The SWIB is the eighth-largest public pension fund in the country, with $117 billion in assets under management at the end of last year. It has a great reputation and generally great investment returns. That reputation and those returns may to some extent be products of the hybrid structure of the retirement system, which gives both taxpayers and state workers reason to keep a close eye on the SWIB. As David Villa, SWIB’s chief investment officer, described in a 2015 essay:
In a hybrid plan, employees care far more than they would in a DB structure about irrational governance because they share a preponderance of the risk and are therefore less likely to ask their agents to lobby for things that will hurt them in the long-term.
The hybrid plan also mitigates assumption errors. If the assumptions for the rate of return are optimistic, the plan will likely suffer value destruction. Employees’ and employers’ views of that destruction varies markedly across plans. For the DC plan, the employer is indifferent as they have no skin in the game, while in a DB structure they should oppose the optimism as they carry the full burden of the value destruction. Employees naturally face the opposite situation. In a hybrid plan both employees and employers are incentivized to eliminate optimism as both suffer when value is destroyed.
As a result of the better alignment of interests in a hybrid plan, a virtuous cycle of governance is created, which means the outcomes in terms of benefits to employees (and costs for employers) are less volatile, making it the preferable structure.
There’s been some pressure on states in recent years to shift from pensions to DC plans.
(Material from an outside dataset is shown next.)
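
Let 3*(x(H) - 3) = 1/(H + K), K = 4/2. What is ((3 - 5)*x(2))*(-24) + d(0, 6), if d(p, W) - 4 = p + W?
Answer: 158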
In 2011, newly elected governor Scott Walker and the Republican majority in the Wisconsin Legislature passed a law ordering state officials to look into moving that direction. In 2012, the heads of the three state agencies charged with this task — two of them Walker appointees — turned in a report that effectively answered, Why on earth would we ever want to do that? And really, why would they?
Wyoming and South Dakota, in case you were wondering.
I used data from the Census Bureau's Annual Survey of Public Pensions for both of these calculations.
Currently calculated as years of service times percent times the average of the highest three years of salary, with a reduction for early retirement. There's an alternative formula that adds up the contributions you and your employer have made over the years and the return on that investment, and calculates a monthly benefit from that. Whichever is highest when you retire is the guaranteed benefit.